Scalable bootstrapping
It is frustrating to see the out of memory error. It is equally frustrating to wait for hours before the computation finishes.
Sometimes these frustrations are inevitable, sometimes they are artificial. The goal of this post is to identify some cases where we can avoid the frustration: run large scale bootstrap efficiently (no OOM and fast).
Consider the following situation: we resample with replacement a set of size one million from a set of the same size. We repeat 100k times. If each invididual element takes 4 bytes (say Float32), we need 4e11 bytes, approximately 400GB to store all data in memory. This is larger than RAM available on most consumer devices. Holding all these data in memory is not an option.
However, it is rarely the case that we need to hold all these data. The purpose of bootstrap is to estimate the variability of a handful of quantities across all replications (100k in our example). A reduction step would reduce that memory footprint of a single replication to O(1). If we execute these reductions sequentially, we can avoid OOM.

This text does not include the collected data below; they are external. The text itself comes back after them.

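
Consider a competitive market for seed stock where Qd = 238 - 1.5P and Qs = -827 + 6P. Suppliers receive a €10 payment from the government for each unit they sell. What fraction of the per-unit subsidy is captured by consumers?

Pre-subsidy: 238 - 1.5P = -827 + 6P gives P* = 142, Q* = 25.
With the subsidy, sellers receive Ps = Pb + 10 for each unit, where Pb is the price buyers pay.
Supply in terms of Pb becomes Qs = -827 + 6(Pb + 10) = -767 + 6Pb. Setting this equal to demand: 238 - 1.5Pb = -767 + 6Pb, so Pb = 134.
Sellers receive Ps = 134 + 10 = 144; Q' = 238 − 1.5·134 = 37.
Buyers' price falls by P* − Pb = 142 − 134 = 8; sellers' price rises by Ps − P* = 144 − 142 = 2.
So consumers capture 8/10 = 0.8 of each unit of subsidy.

Consumer share = 0.8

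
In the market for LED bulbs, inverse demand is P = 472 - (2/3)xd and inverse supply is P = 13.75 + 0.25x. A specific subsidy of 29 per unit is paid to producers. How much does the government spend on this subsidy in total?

Government cost = 169563/11

Pre-subsidy: 472 - (2/3)x = 13.75 + 0.25x gives x* = 5499/11 and P* = 1526/11.
With the subsidy, sellers receive Ps = Pb + 29 for each unit, where Pb is the price buyers pay.
On the curves, Pb = 472 - (2/3)x and Ps = 13.75 + 0.25x; the wedge Ps − Pb = 29 gives 13.75 + 0.25x − (472 - (2/3)x) = 29, so x' = 5847/11.
Then Pb = 472 − (2/3)·(5847/11) = 1294/11 and Ps = 13.75 + 0.25·(5847/11) = 1613/11.
Government outlay = subsidy × quantity = 29 × 5847/11 = 169563/11.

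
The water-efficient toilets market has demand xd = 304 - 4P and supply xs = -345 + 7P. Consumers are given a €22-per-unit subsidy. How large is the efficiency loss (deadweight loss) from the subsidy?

Pre-subsidy: 304 - 4P = -345 + 7P gives P* = 59, x* = 68.
With the rebate, buyers effectively pay Pb = Ps − 22, where Ps is the price sellers receive.
Demand in terms of Ps becomes xd = 304 − 4(Ps − 22) = 392 - 4Ps. Setting this equal to supply: 392 - 4Ps = -345 + 7Ps, so Ps = 67.
Buyers pay Pb = 67 − 22 = 45; x' = -345 + 7·67 = 124.
The subsidy expands output by 124 − 68 = 56 past the efficient level; on those units the gap between marginal cost and willingness to pay runs from 0 up to 22.
DWL = ½ × 22 × 56 = 616.

Deadweight loss = €616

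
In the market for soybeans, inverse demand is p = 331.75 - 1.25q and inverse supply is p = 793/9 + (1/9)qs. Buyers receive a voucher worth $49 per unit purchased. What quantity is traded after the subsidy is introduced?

q' = 215

Pre-subsidy: 331.75 - 1.25q = 793/9 + (1/9)q gives q* = 179 and p* = 108.
With the rebate, buyers effectively pay pb = ps − 49, where ps is the price sellers receive.
On the curves, pb = 331.75 - 1.25q and ps = 793/9 + (1/9)q; the wedge ps − pb = 49 gives 793/9 + (1/9)q − (331.75 - 1.25q) = 49, so q' = 215.
Then pb = 331.75 − 1.25·215 = 63 and ps = 793/9 + (1/9)·215 = 112.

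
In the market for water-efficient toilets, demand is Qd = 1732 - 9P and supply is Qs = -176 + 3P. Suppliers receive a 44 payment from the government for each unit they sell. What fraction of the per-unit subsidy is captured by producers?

Pre-subsidy: 1732 - 9P = -176 + 3P gives P* = 159, Q* = 301.
With the subsidy, sellers receive Ps = Pb + 44 for each unit, where Pb is the price buyers pay.
Supply in terms of Pb becomes Qs = -176 + 3(Pb + 44) = -44 + 3Pb. Setting this equal to demand: 1732 - 9Pb = -44 + 3Pb, so Pb = 148.
Sellers receive Ps = 148 + 44 = 192; Q' = 1732 − 9·148 = 400.
Buyers' price falls by P* − Pb = 159 − 148 = 11; sellers' price rises by Ps − P* = 192 − 159 = 33.
So producers capture 33/44 = 0.75 of each unit of subsidy.

Producer share = 0.75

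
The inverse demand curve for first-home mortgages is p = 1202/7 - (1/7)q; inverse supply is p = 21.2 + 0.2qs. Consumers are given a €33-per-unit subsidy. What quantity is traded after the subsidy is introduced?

Pre-subsidy: 1202/7 - (1/7)q = 21.2 + 0.2q gives q* = 439 and p* = 109.
With the rebate, buyers effectively pay pb = ps − 33, where ps is the price sellers receive.
On the curves, pb = 1202/7 - (1/7)q and ps = 21.2 + 0.2q; the wedge ps − pb = 33 gives 21.2 + 0.2q − (1202/7 - (1/7)q) = 33, so q' = 535.25.
Then pb = 1202/7 − (1/7)·535.25 = 95.25 and ps = 21.2 + 0.2·535.25 = 128.25.

q' = 535.25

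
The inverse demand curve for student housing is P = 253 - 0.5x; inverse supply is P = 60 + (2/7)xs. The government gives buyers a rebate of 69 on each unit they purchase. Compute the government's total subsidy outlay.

Pre-subsidy: 253 - 0.5x = 60 + (2/7)x gives x* = 2702/11 and P* = 1432/11.
With the rebate, buyers effectively pay Pb = Ps − 69, where Ps is the price sellers receive.
On the curves, Pb = 253 - 0.5x and Ps = 60 + (2/7)x; the wedge Ps − Pb = 69 gives 60 + (2/7)x − (253 - 0.5x) = 69, so x' = 3668/11.
Then Pb = 253 − 0.5·(3668/11) = 949/11 and Ps = 60 + (2/7)·(3668/11) = 1708/11.
Government outlay = subsidy × quantity = 69 × 3668/11 = 253092/11.

Government cost = 253092/11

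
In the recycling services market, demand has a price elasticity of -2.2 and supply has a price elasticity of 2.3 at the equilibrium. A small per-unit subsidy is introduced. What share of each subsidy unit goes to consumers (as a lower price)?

For a small subsidy around the equilibrium, the benefit split depends on the relative slopes, which at a point are proportional to the elasticities.
Buyer share = εs/(εs + |εd|) = 2.3/(2.3 + 2.2) = 23/45; seller share = |εd|/(εs + |εd|) = 22/45.

Consumer share = 23/45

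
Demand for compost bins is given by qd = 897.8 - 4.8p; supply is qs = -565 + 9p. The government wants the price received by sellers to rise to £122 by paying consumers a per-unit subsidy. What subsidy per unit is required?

At a seller price of 122, quantity supplied is -565 + 9·122 = 533.
Buyers absorb 533 only when they pay pb with 897.8 − 4.8·pb = 533, i.e. pb = 76.
s = ps − pb = 122 − 76 = 46.

Required subsidy s = £46 per unit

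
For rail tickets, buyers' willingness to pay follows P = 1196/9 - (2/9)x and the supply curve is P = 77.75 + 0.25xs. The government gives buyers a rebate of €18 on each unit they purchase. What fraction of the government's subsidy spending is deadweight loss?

Pre-subsidy: 1196/9 - (2/9)x = 77.75 + 0.25x gives x* = 1985/17 and P* = 1818/17.
With the rebate, buyers effectively pay Pb = Ps − 18, where Ps is the price sellers receive.
On the curves, Pb = 1196/9 - (2/9)x and Ps = 77.75 + 0.25x; the wedge Ps − Pb = 18 gives 77.75 + 0.25x − (1196/9 - (2/9)x) = 18, so x' = 2633/17.
Then Pb = 1196/9 − (2/9)·(2633/17) = 1674/17 and Ps = 77.75 + 0.25·(2633/17) = 1980/17.
ΔCS = ½(1985/17 + 2633/17)(1818/17 − 1674/17) = 332496/289; ΔPS = ½(1985/17 + 2633/17)(1980/17 − 1818/17) = 374058/289.
Government spending = 18 × 2633/17 = 47394/17.
DWL = ½ × 18 × (2633/17 − 1985/17) = 5832/17; fraction = (5832/17) / (47394/17) = 324/2633.

DWL / government spending = 324/2633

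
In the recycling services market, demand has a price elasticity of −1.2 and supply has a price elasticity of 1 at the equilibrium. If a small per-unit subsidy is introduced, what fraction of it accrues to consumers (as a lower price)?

For a small subsidy around the equilibrium, the benefit split depends on the relative slopes, which at a point are proportional to the elasticities.
Buyer share = εs/(εs + |εd|) = 1/(1 + 1.2) = 5/11; seller share = |εd|/(εs + |εd|) = 6/11.

Consumer share = 5/11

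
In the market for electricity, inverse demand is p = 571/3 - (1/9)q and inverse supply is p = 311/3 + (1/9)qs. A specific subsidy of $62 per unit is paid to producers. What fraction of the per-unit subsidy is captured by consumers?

Pre-subsidy: 571/3 - (1/9)q = 311/3 + (1/9)q gives q* = 390 and p* = 147.
With the subsidy, sellers receive ps = pb + 62 for each unit, where pb is the price buyers pay.
On the curves, pb = 571/3 - (1/9)q and ps = 311/3 + (1/9)q; the wedge ps − pb = 62 gives 311/3 + (1/9)q − (571/3 - (1/9)q) = 62, so q' = 669.
Then pb = 571/3 − (1/9)·669 = 116 and ps = 311/3 + (1/9)·669 = 178.
Buyers' price falls by p* − pb = 147 − 116 = 31; sellers' price rises by ps − p* = 178 − 147 = 31.
So consumers capture 31/62 = 0.5 of each unit of subsidy.

Consumer share = 0.5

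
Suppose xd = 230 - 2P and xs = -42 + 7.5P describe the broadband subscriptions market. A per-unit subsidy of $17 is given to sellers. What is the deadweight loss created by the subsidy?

Pre-subsidy: 230 - 2P = -42 + 7.5P gives P* = 544/19, x* = 3282/19.
With the subsidy, sellers receive Ps = Pb + 17 for each unit, where Pb is the price buyers pay.
Supply in terms of Pb becomes xs = -42 + 7.5(Pb + 17) = 85.5 + 7.5Pb. Setting this equal to demand: 230 - 2Pb = 85.5 + 7.5Pb, so Pb = 289/19.
Sellers receive Ps = 289/19 + 17 = 612/19; x' = 230 − 2·(289/19) = 3792/19.
The subsidy expands output by 3792/19 − 3282/19 = 510/19 past the efficient level; on those units the gap between marginal cost and willingness to pay runs from 0 up to 17.
DWL = ½ × 17 × 510/19 = 4335/19.

Deadweight loss = 4335/19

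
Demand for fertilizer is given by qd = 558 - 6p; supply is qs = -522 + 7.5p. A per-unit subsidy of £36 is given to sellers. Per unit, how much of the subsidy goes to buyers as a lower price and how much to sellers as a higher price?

Buyers gain £20 per unit; sellers gain £16 per unit

Pre-subsidy: 558 - 6p = -522 + 7.5p gives p* = 80, q* = 78.
With the subsidy, sellers receive ps = pb + 36 for each unit, where pb is the price buyers pay.
Supply in terms of pb becomes qs = -522 + 7.5(pb + 36) = -252 + 7.5pb. Setting this equal to demand: 558 - 6pb = -252 + 7.5pb, so pb = 60.
Sellers receive ps = 60 + 36 = 96; q' = 558 − 6·60 = 198.
Buyers' price falls by p* − pb = 80 − 60 = 20; sellers' price rises by ps − p* = 96 − 80 = 16.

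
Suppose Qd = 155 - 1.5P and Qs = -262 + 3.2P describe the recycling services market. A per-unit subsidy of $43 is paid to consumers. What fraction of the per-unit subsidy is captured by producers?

Producer share = 15/47

Pre-subsidy: 155 - 1.5P = -262 + 3.2P gives P* = 4170/47, Q* = 1030/47.
With the rebate, buyers effectively pay Pb = Ps − 43, where Ps is the price sellers receive.
Demand in terms of Ps becomes Qd = 155 − 1.5(Ps − 43) = 219.5 - 1.5Ps. Setting this equal to supply: 219.5 - 1.5Ps = -262 + 3.2Ps, so Ps = 4815/47.
Buyers pay Pb = 4815/47 − 43 = 2794/47; Q' = -262 + 3.2·(4815/47) = 3094/47.
Buyers' price falls by P* − Pb = 4170/47 − 2794/47 = 1376/47; sellers' price rises by Ps − P* = 4815/47 − 4170/47 = 645/47.
So producers capture (645/47)/43 = 15/47 of each unit of subsidy.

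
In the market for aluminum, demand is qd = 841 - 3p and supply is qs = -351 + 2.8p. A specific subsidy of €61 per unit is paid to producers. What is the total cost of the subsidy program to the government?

Pre-subsidy: 841 - 3p = -351 + 2.8p gives p* = 5960/29, q* = 6509/29.
With the subsidy, sellers receive ps = pb + 61 for each unit, where pb is the price buyers pay.
Supply in terms of pb becomes qs = -351 + 2.8(pb + 61) = -180.2 + 2.8pb. Setting this equal to demand: 841 - 3pb = -180.2 + 2.8pb, so pb = 5106/29.
Sellers receive ps = 5106/29 + 61 = 6875/29; q' = 841 − 3·(5106/29) = 9071/29.
Government outlay = subsidy × quantity = 61 × 9071/29 = 553331/29.

Government cost = 553331/29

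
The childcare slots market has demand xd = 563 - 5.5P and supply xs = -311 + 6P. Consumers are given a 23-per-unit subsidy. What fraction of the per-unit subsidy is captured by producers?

Pre-subsidy: 563 - 5.5P = -311 + 6P gives P* = 76, x* = 145.
With the rebate, buyers effectively pay Pb = Ps − 23, where Ps is the price sellers receive.
Demand in terms of Ps becomes xd = 563 − 5.5(Ps − 23) = 689.5 - 5.5Ps. Setting this equal to supply: 689.5 - 5.5Ps = -311 + 6Ps, so Ps = 87.
Buyers pay Pb = 87 − 23 = 64; x' = -311 + 6·87 = 211.
Buyers' price falls by P* − Pb = 76 − 64 = 12; sellers' price rises by Ps − P* = 87 − 76 = 11.
So producers capture 11/23 = 11/23 of each unit of subsidy.

Producer share = 11/23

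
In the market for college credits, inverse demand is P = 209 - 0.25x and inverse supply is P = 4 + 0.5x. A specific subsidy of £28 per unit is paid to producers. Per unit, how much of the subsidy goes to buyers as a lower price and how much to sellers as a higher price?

Pre-subsidy: 209 - 0.25x = 4 + 0.5x gives x* = 820/3 and P* = 422/3.
With the subsidy, sellers receive Ps = Pb + 28 for each unit, where Pb is the price buyers pay.
On the curves, Pb = 209 - 0.25x and Ps = 4 + 0.5x; the wedge Ps − Pb = 28 gives 4 + 0.5x − (209 - 0.25x) = 28, so x' = 932/3.
Then Pb = 209 − 0.25·(932/3) = 394/3 and Ps = 4 + 0.5·(932/3) = 478/3.
Buyers' price falls by P* − Pb = 422/3 − 394/3 = 28/3; sellers' price rises by Ps − P* = 478/3 − 422/3 = 56/3.

Buyers gain 28/3 per unit; sellers gain 56/3 per unit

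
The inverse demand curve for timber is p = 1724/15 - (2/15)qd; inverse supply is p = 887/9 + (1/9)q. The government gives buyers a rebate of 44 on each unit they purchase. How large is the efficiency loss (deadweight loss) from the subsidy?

Pre-subsidy: 1724/15 - (2/15)q = 887/9 + (1/9)q gives q* = 67 and p* = 106.
With the rebate, buyers effectively pay pb = ps − 44, where ps is the price sellers receive.
On the curves, pb = 1724/15 - (2/15)q and ps = 887/9 + (1/9)q; the wedge ps − pb = 44 gives 887/9 + (1/9)q − (1724/15 - (2/15)q) = 44, so q' = 247.
Then pb = 1724/15 − (2/15)·247 = 82 and ps = 887/9 + (1/9)·247 = 126.
The subsidy expands output by 247 − 67 = 180 past the efficient level; on those units the gap between marginal cost and willingness to pay runs from 0 up to 44.
DWL = ½ × 44 × 180 = 3960.

Deadweight loss = 3960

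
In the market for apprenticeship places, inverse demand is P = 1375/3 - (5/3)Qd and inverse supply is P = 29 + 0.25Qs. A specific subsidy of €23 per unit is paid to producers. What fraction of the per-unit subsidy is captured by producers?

Pre-subsidy: 1375/3 - (5/3)Q = 29 + 0.25Q gives Q* = 224 and P* = 85.
With the subsidy, sellers receive Ps = Pb + 23 for each unit, where Pb is the price buyers pay.
On the curves, Pb = 1375/3 - (5/3)Q and Ps = 29 + 0.25Q; the wedge Ps − Pb = 23 gives 29 + 0.25Q − (1375/3 - (5/3)Q) = 23, so Q' = 236.
Then Pb = 1375/3 − (5/3)·236 = 65 and Ps = 29 + 0.25·236 = 88.
Buyers' price falls by P* − Pb = 85 − 65 = 20; sellers' price rises by Ps − P* = 88 − 85 = 3.
So producers capture 3/23 = 3/23 of each unit of subsidy.

Producer share = 3/23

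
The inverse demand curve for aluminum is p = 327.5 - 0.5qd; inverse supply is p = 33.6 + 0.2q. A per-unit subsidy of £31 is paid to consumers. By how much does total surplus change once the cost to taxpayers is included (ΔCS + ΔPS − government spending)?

Net change in total surplus = -4805/7

Pre-subsidy: 327.5 - 0.5q = 33.6 + 0.2q gives q* = 2939/7 and p* = 823/7.
With the rebate, buyers effectively pay pb = ps − 31, where ps is the price sellers receive.
On the curves, pb = 327.5 - 0.5q and ps = 33.6 + 0.2q; the wedge ps − pb = 31 gives 33.6 + 0.2q − (327.5 - 0.5q) = 31, so q' = 3249/7.
Then pb = 327.5 − 0.5·(3249/7) = 668/7 and ps = 33.6 + 0.2·(3249/7) = 885/7.
ΔCS = ½(2939/7 + 3249/7)(823/7 − 668/7) = 68510/7; ΔPS = ½(2939/7 + 3249/7)(885/7 − 823/7) = 27404/7.
Government spending = 31 × 3249/7 = 100719/7.
Net change = 68510/7 + 27404/7 − 100719/7 = -4805/7. The loss equals the DWL triangle ½·31·310/7.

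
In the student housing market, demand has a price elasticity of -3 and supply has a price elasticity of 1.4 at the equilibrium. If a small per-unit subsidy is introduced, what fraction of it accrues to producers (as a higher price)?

For a small subsidy around the equilibrium, the benefit split depends on the relative slopes, which at a point are proportional to the elasticities.
Buyer share = εs/(εs + |εd|) = 1.4/(1.4 + 3) = 7/22; seller share = |εd|/(εs + |εd|) = 15/22.
So producers capture 15/22 of the subsidy.

Producer share = 15/22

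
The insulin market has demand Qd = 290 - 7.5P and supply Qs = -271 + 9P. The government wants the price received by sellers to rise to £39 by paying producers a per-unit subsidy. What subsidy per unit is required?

Required subsidy s = £11 per unit

At a seller price of 39, quantity supplied is -271 + 9·39 = 80.
Buyers absorb 80 only when they pay Pb with 290 − 7.5·Pb = 80, i.e. Pb = 28.
s = Ps − Pb = 39 − 28 = 11.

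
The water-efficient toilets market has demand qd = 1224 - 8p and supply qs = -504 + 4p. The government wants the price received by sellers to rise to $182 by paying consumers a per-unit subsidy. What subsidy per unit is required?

Required subsidy s = $57 per unit

At a seller price of 182, quantity supplied is -504 + 4·182 = 224.
Buyers absorb 224 only when they pay pb with 1224 − 8·pb = 224, i.e. pb = 125.
s = ps − pb = 182 − 125 = 57.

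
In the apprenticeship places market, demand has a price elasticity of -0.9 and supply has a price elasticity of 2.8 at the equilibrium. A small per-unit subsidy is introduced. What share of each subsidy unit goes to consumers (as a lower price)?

For a small subsidy around the equilibrium, the benefit split depends on the relative slopes, which at a point are proportional to the elasticities.
Buyer share = εs/(εs + |εd|) = 2.8/(2.8 + 0.9) = 28/37; seller share = |εd|/(εs + |εd|) = 9/37.

Consumer share = 28/37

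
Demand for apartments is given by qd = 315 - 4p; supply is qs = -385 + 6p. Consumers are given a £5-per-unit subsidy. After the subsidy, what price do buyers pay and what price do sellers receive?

Buyers pay £67; sellers receive £72

Pre-subsidy: 315 - 4p = -385 + 6p gives p* = 70, q* = 35.
With the rebate, buyers effectively pay pb = ps − 5, where ps is the price sellers receive.
Demand in terms of ps becomes qd = 315 − 4(ps − 5) = 335 - 4ps. Setting this equal to supply: 335 - 4ps = -385 + 6ps, so ps = 72.
Buyers pay pb = 72 − 5 = 67; q' = -385 + 6·72 = 47.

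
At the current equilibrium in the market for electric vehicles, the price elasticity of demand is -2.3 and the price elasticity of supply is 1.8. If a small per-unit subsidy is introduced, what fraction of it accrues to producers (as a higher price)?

For a small subsidy around the equilibrium, the benefit split depends on the relative slopes, which at a point are proportional to the elasticities.
Buyer share = εs/(εs + |εd|) = 1.8/(1.8 + 2.3) = 18/41; seller share = |εd|/(εs + |εd|) = 23/41.
So producers capture 23/41 of the subsidy.

Producer share = 23/41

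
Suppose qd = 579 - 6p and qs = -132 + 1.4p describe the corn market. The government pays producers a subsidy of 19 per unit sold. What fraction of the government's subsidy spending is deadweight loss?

DWL / government spending = 133/297

Pre-subsidy: 579 - 6p = -132 + 1.4p gives p* = 3555/37, q* = 93/37.
With the subsidy, sellers receive ps = pb + 19 for each unit, where pb is the price buyers pay.
Supply in terms of pb becomes qs = -132 + 1.4(pb + 19) = -105.4 + 1.4pb. Setting this equal to demand: 579 - 6pb = -105.4 + 1.4pb, so pb = 3422/37.
Sellers receive ps = 3422/37 + 19 = 4125/37; q' = 579 − 6·(3422/37) = 891/37.
ΔCS = ½(93/37 + 891/37)(3555/37 − 3422/37) = 65436/1369; ΔPS = ½(93/37 + 891/37)(4125/37 − 3555/37) = 280440/1369.
Government spending = 19 × 891/37 = 16929/37.
DWL = ½ × 19 × (891/37 − 93/37) = 7581/37; fraction = (7581/37) / (16929/37) = 133/297.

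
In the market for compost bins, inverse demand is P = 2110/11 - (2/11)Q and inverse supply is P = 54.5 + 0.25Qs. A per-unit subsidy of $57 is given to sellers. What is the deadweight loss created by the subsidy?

Deadweight loss = $3762

Pre-subsidy: 2110/11 - (2/11)Q = 54.5 + 0.25Q gives Q* = 318 and P* = 134.
With the subsidy, sellers receive Ps = Pb + 57 for each unit, where Pb is the price buyers pay.
On the curves, Pb = 2110/11 - (2/11)Q and Ps = 54.5 + 0.25Q; the wedge Ps − Pb = 57 gives 54.5 + 0.25Q − (2110/11 - (2/11)Q) = 57, so Q' = 450.
Then Pb = 2110/11 − (2/11)·450 = 110 and Ps = 54.5 + 0.25·450 = 167.
The subsidy expands output by 450 − 318 = 132 past the efficient level; on those units the gap between marginal cost and willingness to pay runs from 0 up to 57.
DWL = ½ × 57 × 132 = 3762.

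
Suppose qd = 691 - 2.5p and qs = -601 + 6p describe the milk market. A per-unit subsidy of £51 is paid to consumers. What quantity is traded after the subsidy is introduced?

q' = 401

Pre-subsidy: 691 - 2.5p = -601 + 6p gives p* = 152, q* = 311.
With the rebate, buyers effectively pay pb = ps − 51, where ps is the price sellers receive.
Demand in terms of ps becomes qd = 691 − 2.5(ps − 51) = 818.5 - 2.5ps. Setting this equal to supply: 818.5 - 2.5ps = -601 + 6ps, so ps = 167.
Buyers pay pb = 167 − 51 = 116; q' = -601 + 6·167 = 401.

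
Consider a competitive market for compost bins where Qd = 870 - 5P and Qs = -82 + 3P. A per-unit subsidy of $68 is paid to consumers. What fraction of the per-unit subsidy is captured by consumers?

Pre-subsidy: 870 - 5P = -82 + 3P gives P* = 119, Q* = 275.
With the rebate, buyers effectively pay Pb = Ps − 68, where Ps is the price sellers receive.
Demand in terms of Ps becomes Qd = 870 − 5(Ps − 68) = 1210 - 5Ps. Setting this equal to supply: 1210 - 5Ps = -82 + 3Ps, so Ps = 161.5.
Buyers pay Pb = 161.5 − 68 = 93.5; Q' = -82 + 3·161.5 = 402.5.
Buyers' price falls by P* − Pb = 119 − 93.5 = 25.5; sellers' price rises by Ps − P* = 161.5 − 119 = 42.5.
So consumers capture 25.5/68 = 0.375 of each unit of subsidy.

Consumer share = 0.375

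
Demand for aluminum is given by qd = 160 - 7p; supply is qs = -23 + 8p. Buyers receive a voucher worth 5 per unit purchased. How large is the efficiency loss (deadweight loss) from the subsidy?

Deadweight loss = 140/3

Pre-subsidy: 160 - 7p = -23 + 8p gives p* = 12.2, q* = 74.6.
With the rebate, buyers effectively pay pb = ps − 5, where ps is the price sellers receive.
Demand in terms of ps becomes qd = 160 − 7(ps − 5) = 195 - 7ps. Setting this equal to supply: 195 - 7ps = -23 + 8ps, so ps = 218/15.
Buyers pay pb = 218/15 − 5 = 143/15; q' = -23 + 8·(218/15) = 1399/15.
The subsidy expands output by 1399/15 − 74.6 = 56/3 past the efficient level; on those units the gap between marginal cost and willingness to pay runs from 0 up to 5.
DWL = ½ × 5 × 56/3 = 140/3.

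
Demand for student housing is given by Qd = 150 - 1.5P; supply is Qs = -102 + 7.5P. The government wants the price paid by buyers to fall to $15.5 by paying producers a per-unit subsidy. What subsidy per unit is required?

At a buyer price of 15.5, quantity demanded is 150 − 1.5·15.5 = 126.75.
Sellers supply 126.75 only when they receive Ps with -102 + 7.5·Ps = 126.75, i.e. Ps = 30.5.
s = Ps − Pb = 30.5 − 15.5 = 15.

Required subsidy s = $15 per unit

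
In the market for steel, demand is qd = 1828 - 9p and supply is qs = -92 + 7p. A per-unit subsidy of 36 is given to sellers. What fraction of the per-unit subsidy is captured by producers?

Producer share = 0.5625

Pre-subsidy: 1828 - 9p = -92 + 7p gives p* = 120, q* = 748.
With the subsidy, sellers receive ps = pb + 36 for each unit, where pb is the price buyers pay.
Supply in terms of pb becomes qs = -92 + 7(pb + 36) = 160 + 7pb. Setting this equal to demand: 1828 - 9pb = 160 + 7pb, so pb = 104.25.
Sellers receive ps = 104.25 + 36 = 140.25; q' = 1828 − 9·104.25 = 889.75.
Buyers' price falls by p* − pb = 120 − 104.25 = 15.75; sellers' price rises by ps − p* = 140.25 − 120 = 20.25.
So producers capture 20.25/36 = 0.5625 of each unit of subsidy.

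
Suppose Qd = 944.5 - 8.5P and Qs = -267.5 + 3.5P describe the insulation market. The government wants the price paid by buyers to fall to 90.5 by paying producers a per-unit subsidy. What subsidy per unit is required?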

We use JAX to achieve this below. An important point here is that jax.lax.map avoids using expensive python for loops, which makes the seqeuntial execution more efficient.
This runs almost instantly after the first compilation.
import jax
import jax.numpy as jnp
import jax.random as jr
key = jr.key(0)
seq = jr.choice(key, 2, (5000000,), p=jnp.array([95,5]))
def resample(key, seq):
return jr.choice(key, seq, shape=(len(seq),)).mean() # reduction op is the mean
@jax.jit
def resample_all_sequential(keys, seq):
return jax.lax.map(lambda k: resample(k, seq), keys)
resample_all_sequential(jr.split(key, 1000000), seq).shape
Side note: why not vmap?
In situation like bootstraping it is natural to use vmap and feed a large number of keys into the vmapped functions. This will not work because under the hood, JAX will allocate memoery for the whole data matrix even if we have a reduction at the end of each replication, which, as we mentioned before, is way too large.
However, it is possible to take a hybrid approach. Use vmap to take 100 keys at a time, then splash a sequential map on top. I don't feel much of a difference for the scale I try.